Warnings about global warming and pleas to plant trees are not new. In fact, thanks to all the media hype, both this and many other audiences might say they’ve “heard it all before”. To make people sit up and listen, Ellis Pearson believes in going for the unexpected: “By trying to make something unusual, we’ll be creeping up behind them rather than (launching) a full frontal attack. Theatre can do that,” he says. “Theatre is wonderful. It has a (special) kind of language. Our goal is to make it fun - but, at the end of the day, it all about trying to make people feel something so that they do something differently.”

In this production, and many of the others to which Pearson has contributed, key elements include universal appeal across all age groups, a sense of surprise, danger and energy. “Normally, with something like Oscar Wilde, there is an established script,” he continues. “We are creators. We write the stuff ourselves and create the characters. In essence, it’s handmade theatre for specific occasions. It is about finding a whole new story, one that keeps growing from performance to performance.

Pearson is certainly no stranger to strong messages and this is not the first time he has wagged his finger when it comes to the environment. One of his most acclaimed productions, Black Out, rang the alarm about global warming while his most recent one, Impisi, used an unlikely relationship between a lion and a hyena to deliver a powerful life lesson in a Jungle Book sort of way, ie - make the most of what you have rather than hankering after what you do not.

Impisi marked the first partnership between Mtshali and Pearson. The two met at the Durban University of Technology when Mtshali was a student while Pearson was on campus, working on a project.

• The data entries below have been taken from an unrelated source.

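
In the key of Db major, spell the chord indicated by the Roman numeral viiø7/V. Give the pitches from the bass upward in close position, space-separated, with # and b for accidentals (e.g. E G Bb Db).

The slash marks an applied leading-tone chord: viio of V. In Db major, V is Ab, so the leading tone to it is G, a half step below.
Building a half-diminished seventh chord on G gives G-Bb-Db-F.

G Bb Db F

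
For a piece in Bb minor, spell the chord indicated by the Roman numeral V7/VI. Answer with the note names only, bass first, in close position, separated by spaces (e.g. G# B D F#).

V7/VI is a secondary dominant — the dominant seventh of VI. VI in Bb minor is Gb, so the applied chord's root is Db, a perfect fifth above.
Building a dominant seventh chord on Db gives Db-F-Ab-Cb.

Db F Ab Cb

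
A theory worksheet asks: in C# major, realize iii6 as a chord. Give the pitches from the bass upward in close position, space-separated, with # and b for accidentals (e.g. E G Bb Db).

The numeral's case and figure indicate a minor triad. In C# major its root, the third degree, is E#.
That chord is spelled E#-G#-B#.
With the 6 figure the chord is in first inversion; from the bass G# upward in close position it reads G#-B#-E#.

G# B# E#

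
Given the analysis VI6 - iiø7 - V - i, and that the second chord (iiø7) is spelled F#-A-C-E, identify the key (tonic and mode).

E minor

iiø7 is given as F#-A-C-E — a half-diminished seventh chord with root F#.
iiø7 on F# implies F# is the supertonic; that puts the tonic at E, and the lowercase numeral fits minor mode.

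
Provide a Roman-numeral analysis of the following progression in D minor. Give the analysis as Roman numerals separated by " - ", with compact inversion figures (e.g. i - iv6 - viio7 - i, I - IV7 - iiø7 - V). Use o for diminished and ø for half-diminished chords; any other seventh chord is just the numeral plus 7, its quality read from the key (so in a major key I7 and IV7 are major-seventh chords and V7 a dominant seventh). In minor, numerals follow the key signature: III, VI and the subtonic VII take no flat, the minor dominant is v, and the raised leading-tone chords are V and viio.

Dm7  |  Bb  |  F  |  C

Dm7: root D is the tonic; minor seventh chord there is i7.
Bb: root Bb is the submediant; major triad there is VI.
F has root F, degree 3 in D minor, so III.
C: major triad on C = scale degree 7 → VII.

i7 - VI - III - VII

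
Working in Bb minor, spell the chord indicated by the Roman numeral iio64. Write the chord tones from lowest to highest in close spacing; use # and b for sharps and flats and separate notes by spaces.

The numeral's case and figure indicate a diminished triad. In Bb minor its root, scale degree 2, is C.
Stacking thirds from C gives C-Eb-Gb.
The figured bass 64 indicates second inversion, placing the fifth (Gb) in the bass: Gb-C-Eb.

Gb C Eb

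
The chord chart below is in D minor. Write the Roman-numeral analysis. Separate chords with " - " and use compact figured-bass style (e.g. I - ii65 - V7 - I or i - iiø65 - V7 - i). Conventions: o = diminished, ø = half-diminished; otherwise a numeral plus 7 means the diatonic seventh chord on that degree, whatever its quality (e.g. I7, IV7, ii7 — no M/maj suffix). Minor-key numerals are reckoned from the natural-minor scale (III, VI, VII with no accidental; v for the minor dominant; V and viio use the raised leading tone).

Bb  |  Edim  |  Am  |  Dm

VI - iio - v - i

Bb: root Bb is the submediant; major triad there is VI.
Edim has root E, degree 2 in D minor, so iio.
Am has root A, degree 5 in D minor, so v.
Dm has root D, degree 1 in D minor, so i.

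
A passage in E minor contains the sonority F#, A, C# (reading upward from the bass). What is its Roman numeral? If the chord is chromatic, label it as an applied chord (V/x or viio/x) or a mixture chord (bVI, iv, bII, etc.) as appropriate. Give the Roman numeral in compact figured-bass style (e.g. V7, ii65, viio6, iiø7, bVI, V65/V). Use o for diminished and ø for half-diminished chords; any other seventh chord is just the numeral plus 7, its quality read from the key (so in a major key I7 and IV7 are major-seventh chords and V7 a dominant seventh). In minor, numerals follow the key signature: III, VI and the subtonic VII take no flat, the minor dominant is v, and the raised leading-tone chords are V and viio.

ii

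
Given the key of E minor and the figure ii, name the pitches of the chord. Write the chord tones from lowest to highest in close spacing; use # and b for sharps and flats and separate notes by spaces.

F# A C#

ii is the minor supertonic, borrowed from the parallel major (the Dorian ii). In E minor that root is F#.
So the chord is F#-A-C#, a minor triad.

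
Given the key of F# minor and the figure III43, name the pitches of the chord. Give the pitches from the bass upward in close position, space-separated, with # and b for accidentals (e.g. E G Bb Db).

E G# A C#

The numeral's case and figure indicate a major seventh chord. In F# minor its root, the mediant, is A.
Stacking thirds from A gives A-C#-E-G#.
With the 43 figure the chord is in second inversion; from the bass E upward in close position it reads E-G#-A-C#.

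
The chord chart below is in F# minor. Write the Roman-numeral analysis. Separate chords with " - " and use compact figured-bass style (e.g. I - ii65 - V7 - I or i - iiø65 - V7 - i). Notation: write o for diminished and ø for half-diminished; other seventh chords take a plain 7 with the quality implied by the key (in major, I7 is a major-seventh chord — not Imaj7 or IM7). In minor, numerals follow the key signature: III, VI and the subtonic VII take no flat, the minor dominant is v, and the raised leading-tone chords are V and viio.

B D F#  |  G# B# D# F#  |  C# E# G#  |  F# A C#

iv - V7/V - V - i

B-D-F# has root B, degree 4 in F# minor, so iv.
G#-B#-D#-F#: chromatic; G# is V of V, so V7/V.
C#-E#-G#: root C# is the dominant; major triad there is V.
F#-A-C# has root F#, degree 1 in F# minor, so i.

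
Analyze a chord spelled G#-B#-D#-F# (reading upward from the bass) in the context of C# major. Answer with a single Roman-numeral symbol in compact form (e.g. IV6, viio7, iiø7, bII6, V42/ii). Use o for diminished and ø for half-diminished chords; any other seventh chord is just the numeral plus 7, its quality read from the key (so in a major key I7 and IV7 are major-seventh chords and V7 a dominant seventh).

V7

Stacked in thirds the chord is G#-B#-D#-F#: a dominant seventh chord on G#.
G# is scale degree 5 in C# major, and a dominant seventh chord on that degree is written V7.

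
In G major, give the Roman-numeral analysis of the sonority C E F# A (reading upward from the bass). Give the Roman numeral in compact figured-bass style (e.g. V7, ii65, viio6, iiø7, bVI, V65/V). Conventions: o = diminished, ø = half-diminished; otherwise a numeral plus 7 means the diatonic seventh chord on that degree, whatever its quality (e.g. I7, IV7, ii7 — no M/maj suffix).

viiø43

The pitches F#-A-C-E form a half-diminished seventh chord rooted on F#.
F# is scale degree 7 in G major, and a half-diminished seventh chord on that degree is written viiø7.
With C in the bass the chord is in second inversion, so the figured bass is 43.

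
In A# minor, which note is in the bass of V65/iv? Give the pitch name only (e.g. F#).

The applied chord V65/iv is rooted on A#: A#-C##-E#-G#.
The figure 65 means first inversion — the third is in the bass.

C##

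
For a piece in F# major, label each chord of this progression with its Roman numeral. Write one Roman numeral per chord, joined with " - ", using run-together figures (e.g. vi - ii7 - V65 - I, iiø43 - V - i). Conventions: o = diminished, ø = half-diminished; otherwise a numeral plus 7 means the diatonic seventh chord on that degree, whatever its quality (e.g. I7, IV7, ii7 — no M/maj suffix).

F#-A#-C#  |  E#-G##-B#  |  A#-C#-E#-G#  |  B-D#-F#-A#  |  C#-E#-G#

F#-A#-C#: major triad on F# = scale degree 1 → I.
E#-G##-B# is the secondary dominant of iii (major triad on E#): V/iii.
A#-C#-E#-G#: minor seventh chord on A# = scale degree 3 → iii7.
B-D#-F#-A#: root B is the subdominant; major seventh chord there is IV7.
C#-E#-G#: root C# is the dominant; major triad there is V.

I - V/iii - iii7 - IV7 - V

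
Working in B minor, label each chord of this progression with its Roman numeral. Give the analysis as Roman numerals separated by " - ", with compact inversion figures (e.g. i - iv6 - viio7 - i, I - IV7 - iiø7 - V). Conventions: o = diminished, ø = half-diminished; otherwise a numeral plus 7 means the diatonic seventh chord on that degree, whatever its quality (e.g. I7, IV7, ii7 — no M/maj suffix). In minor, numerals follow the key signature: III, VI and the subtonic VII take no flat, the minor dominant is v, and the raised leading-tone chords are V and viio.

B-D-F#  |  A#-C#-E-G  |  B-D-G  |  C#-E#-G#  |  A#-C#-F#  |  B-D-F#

i - viio7 - VI6 - V/V - V6 - i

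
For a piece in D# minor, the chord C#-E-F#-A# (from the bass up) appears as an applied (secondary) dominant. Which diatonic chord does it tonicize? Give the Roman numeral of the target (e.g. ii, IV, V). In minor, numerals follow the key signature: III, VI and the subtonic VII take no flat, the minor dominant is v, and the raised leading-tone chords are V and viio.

The chord is a dominant seventh chord on F#.
A dominant resolves down a perfect fifth: F# → B. In D# minor, B is scale degree 6, i.e. VI.

VI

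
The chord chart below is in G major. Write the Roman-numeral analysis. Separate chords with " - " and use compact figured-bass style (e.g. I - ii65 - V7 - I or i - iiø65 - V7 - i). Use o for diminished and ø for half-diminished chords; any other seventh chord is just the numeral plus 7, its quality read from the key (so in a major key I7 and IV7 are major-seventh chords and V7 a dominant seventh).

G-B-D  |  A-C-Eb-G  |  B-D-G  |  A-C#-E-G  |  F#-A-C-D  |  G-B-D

G-B-D: root G is the tonic; major triad there is I.
A-C-Eb-G: half-diminished seventh chord on A — chromatic; iiø7 (borrowed from the parallel minor).
B-D-G: major triad on G = scale degree 1 → I6.
A-C#-E-G: chromatic; A is V of V, so V7/V.
F#-A-C-D has root D, degree 5 in G major, so V65.
G-B-D has root G, degree 1 in G major, so I.

I - iiø7 - I6 - V7/V - V65 - I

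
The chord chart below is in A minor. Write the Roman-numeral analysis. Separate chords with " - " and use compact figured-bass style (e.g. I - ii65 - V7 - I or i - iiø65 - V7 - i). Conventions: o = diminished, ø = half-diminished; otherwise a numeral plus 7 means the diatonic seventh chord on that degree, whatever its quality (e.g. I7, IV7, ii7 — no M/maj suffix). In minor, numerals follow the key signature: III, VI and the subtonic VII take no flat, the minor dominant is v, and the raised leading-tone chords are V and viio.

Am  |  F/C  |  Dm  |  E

Am: root A is the tonic; minor triad there is i.
F/C: root F is the submediant; major triad there is VI64.
Dm has root D, degree 4 in A minor, so iv.
E has root E, degree 5 in A minor, so V.

i - VI64 - iv - V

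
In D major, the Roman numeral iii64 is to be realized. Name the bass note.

iii in D major has root F#; the chord is F#-A-C#.
The figure 64 means second inversion — the fifth is in the bass.

C#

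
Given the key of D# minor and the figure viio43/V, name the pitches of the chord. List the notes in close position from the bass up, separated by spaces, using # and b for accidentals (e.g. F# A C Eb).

D# F# G## B#

The slash marks an applied leading-tone chord: viio of V. In D# minor, V is A#, so the leading tone to it is G##, a half step below.
Building a fully diminished seventh chord on G## gives G##-B#-D#-F#.
The figured bass 43 indicates second inversion, placing the fifth (D#) in the bass: D#-F#-G##-B#.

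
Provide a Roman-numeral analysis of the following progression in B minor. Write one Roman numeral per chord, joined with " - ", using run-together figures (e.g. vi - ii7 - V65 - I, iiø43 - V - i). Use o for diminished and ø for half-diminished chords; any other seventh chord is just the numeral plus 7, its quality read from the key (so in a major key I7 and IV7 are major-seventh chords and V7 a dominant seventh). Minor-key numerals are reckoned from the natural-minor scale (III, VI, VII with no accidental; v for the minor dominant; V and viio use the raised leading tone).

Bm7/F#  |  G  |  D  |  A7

i43 - VI - III - VII7

Bm7/F#: root B is the tonic; minor seventh chord there is i43.
G: major triad on G = scale degree 6 → VI.
D: root D is the mediant; major triad there is III.
A7: dominant seventh chord on A = scale degree 7 → VII7.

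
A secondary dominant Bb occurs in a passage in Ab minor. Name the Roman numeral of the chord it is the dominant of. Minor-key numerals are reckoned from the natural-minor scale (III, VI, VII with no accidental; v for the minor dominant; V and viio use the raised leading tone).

The chord is a major triad on Bb.
A dominant resolves down a perfect fifth: Bb → Eb. In Ab minor, Eb is scale degree 5, i.e. V.

V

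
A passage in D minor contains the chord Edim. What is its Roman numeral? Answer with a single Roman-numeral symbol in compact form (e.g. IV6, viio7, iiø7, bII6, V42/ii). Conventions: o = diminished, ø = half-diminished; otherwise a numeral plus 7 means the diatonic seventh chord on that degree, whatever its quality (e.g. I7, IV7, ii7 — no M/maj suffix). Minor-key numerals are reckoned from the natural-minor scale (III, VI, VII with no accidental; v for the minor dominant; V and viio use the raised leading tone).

Stacked in thirds the chord is E-G-Bb: a diminished triad on E.
In D minor, E is the supertonic; the diatonic diminished triad there is iio.

iio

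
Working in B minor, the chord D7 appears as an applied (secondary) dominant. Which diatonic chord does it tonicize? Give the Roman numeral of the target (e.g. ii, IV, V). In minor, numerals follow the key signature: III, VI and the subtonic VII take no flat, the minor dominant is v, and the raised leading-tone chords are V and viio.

VI

The chord is a dominant seventh chord on D.
A dominant resolves down a perfect fifth: D → G. In B minor, G is scale degree 6, i.e. VI.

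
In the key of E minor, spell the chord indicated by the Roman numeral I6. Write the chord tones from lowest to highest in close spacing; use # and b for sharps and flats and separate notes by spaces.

Scale degree 1 in E minor is E; here the chord built on it is altered to a major triad. I6 is the major tonic (Picardy third), borrowed from the parallel major.
So the chord is E-G#-B, a major triad.
The figured bass 6 indicates first inversion, placing the third (G#) in the bass: G#-B-E.

G# B E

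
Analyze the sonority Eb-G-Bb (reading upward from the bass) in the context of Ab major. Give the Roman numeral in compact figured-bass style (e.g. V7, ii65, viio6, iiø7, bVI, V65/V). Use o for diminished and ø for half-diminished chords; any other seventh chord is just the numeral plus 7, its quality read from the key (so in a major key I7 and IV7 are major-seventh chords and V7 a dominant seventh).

The pitches Eb-G-Bb form a major triad rooted on Eb.
In Ab major, Eb is the dominant; the diatonic major triad there is V.

V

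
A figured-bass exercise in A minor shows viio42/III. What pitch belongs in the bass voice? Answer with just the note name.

The applied chord viio42/III is rooted on B: B-D-F-Ab.
The figure 42 means third inversion — the seventh is in the bass.

Ab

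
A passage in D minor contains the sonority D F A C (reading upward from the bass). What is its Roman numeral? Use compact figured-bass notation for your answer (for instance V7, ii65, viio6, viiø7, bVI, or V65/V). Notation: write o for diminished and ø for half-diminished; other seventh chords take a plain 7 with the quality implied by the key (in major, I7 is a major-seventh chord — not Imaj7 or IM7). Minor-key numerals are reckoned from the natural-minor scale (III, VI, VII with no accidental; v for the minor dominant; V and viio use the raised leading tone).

Stacked in thirds the chord is D-F-A-C: a minor seventh chord on D.
In D minor, D is the tonic; the diatonic minor seventh chord there is i7.

i7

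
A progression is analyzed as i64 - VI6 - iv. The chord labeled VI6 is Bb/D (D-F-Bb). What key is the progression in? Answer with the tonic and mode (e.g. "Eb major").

D minor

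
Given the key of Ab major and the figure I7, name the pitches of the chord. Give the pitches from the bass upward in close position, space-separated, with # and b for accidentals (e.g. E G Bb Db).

The numeral's case and figure indicate a major seventh chord. In Ab major its root, scale degree 1, is Ab.
That chord is spelled Ab-C-Eb-G.

Ab C Eb G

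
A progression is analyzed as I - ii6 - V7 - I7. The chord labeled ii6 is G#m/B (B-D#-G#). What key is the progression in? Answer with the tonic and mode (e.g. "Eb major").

F# major

The chord G#m/B is a minor triad rooted on G#; its label is ii6.
ii6 on G# implies G# is the supertonic; that puts the tonic at F#, and the lowercase numeral fits major mode.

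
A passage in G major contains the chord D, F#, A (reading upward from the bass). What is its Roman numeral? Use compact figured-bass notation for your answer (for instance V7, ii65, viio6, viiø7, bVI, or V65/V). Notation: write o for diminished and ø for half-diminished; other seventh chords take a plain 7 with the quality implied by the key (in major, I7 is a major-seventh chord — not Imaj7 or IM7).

The pitches D-F#-A form a major triad rooted on D.
D is scale degree 5 in G major, and a major triad on that degree is written V.

V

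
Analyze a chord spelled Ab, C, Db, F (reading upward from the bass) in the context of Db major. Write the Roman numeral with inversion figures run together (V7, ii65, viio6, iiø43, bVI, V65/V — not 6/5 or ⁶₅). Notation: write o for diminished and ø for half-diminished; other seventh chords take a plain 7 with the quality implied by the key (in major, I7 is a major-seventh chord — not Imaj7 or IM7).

I43

Stacked in thirds the chord is Db-F-Ab-C: a major seventh chord on Db.
In Db major, Db is the tonic; the diatonic major seventh chord there is I7.
With Ab in the bass the chord is in second inversion, so the figured bass is 43.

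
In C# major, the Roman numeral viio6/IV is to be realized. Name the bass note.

G#

The applied chord viio6/IV is rooted on E#: E#-G#-B.
The figure 6 means first inversion — the third is in the bass.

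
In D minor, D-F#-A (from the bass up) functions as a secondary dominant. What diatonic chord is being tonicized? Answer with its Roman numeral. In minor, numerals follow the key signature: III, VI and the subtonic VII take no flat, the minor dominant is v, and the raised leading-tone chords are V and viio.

iv

The chord is a major triad on D.
A dominant resolves down a perfect fifth: D → G. In D minor, G is scale degree 4, i.e. iv.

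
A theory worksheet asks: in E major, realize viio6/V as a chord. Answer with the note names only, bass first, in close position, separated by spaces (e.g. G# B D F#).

viio6/V is a secondary leading-tone chord. The target V is B in E major; the applied chord is rooted a semitone below, on A#.
Building a diminished triad on A# gives A#-C#-E.
With the 6 figure the chord is in first inversion; from the bass C# upward in close position it reads C#-E-A#.

C# E A#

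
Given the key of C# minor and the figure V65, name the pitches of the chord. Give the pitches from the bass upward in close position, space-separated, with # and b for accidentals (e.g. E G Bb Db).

B# D# F# G#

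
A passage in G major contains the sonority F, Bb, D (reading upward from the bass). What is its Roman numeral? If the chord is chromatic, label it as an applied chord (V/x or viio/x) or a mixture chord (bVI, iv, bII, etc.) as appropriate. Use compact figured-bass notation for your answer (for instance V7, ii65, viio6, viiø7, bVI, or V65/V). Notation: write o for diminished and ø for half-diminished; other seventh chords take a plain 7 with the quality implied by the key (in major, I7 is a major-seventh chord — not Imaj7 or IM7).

Stacked in thirds the chord is Bb-D-F: a major triad on Bb.
Bb is the lowered third degree of G major (diatonic 3 would be B). This is a major triad on the lowered third degree, borrowed from the parallel minor.
With F in the bass the chord is in second inversion, so the figured bass is 64.

bIII64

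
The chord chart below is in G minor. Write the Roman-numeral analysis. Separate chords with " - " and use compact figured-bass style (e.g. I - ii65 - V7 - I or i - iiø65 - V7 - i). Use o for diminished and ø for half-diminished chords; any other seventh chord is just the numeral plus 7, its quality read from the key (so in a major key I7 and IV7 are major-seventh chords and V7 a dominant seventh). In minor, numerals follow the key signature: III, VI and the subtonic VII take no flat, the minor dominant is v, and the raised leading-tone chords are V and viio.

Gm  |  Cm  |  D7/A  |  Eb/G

i - iv - V43 - VI6

Gm: root G is the tonic; minor triad there is i.
Cm: root C is the subdominant; minor triad there is iv.
D7/A has root D, degree 5 in G minor, so V43.
Eb/G has root Eb, degree 6 in G minor, so VI6.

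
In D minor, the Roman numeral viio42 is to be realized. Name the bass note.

Bb

viio in D minor has root C#; the chord is C#-E-G-Bb.
The figure 42 means third inversion — the seventh is in the bass.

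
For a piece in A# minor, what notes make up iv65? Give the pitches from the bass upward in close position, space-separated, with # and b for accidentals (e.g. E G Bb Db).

The numeral's case and figure indicate a minor seventh chord. In A# minor its root, scale degree 4, is D#.
That chord is spelled D#-F#-A#-C#.
With the 65 figure the chord is in first inversion; from the bass F# upward in close position it reads F#-A#-C#-D#.

F# A# C# D#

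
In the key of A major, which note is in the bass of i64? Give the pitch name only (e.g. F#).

i in A major has root A; the chord is A-C-E.
The figure 64 means second inversion — the fifth is in the bass.

E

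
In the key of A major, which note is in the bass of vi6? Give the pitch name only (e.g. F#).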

Pearson said he was so impressed by Mtshali’s acting that, when he developed the Impisi project, he was the automatic choice.

The full 45 minute show of Little Tree is destined for schools and communities that have been chosen by Wildlands and its sponsor, the eThekwini Municipality’s Environmental Management Department.

“After that, we hope it has got an even longer life with a variety of environmental organisations both in South Africa and abroad,” says Pearson. His own view of the environment is fairly straight forward – “despite sending up space probes and satellites, we still only know of one blue planet which is why we cannot wash it down the drain. The best way to capture nature is to watch a bird, look at a tree, catch the sounds of things, gaze at the sky. It is not just about the big five. If we really love something, then we won’t harm it.”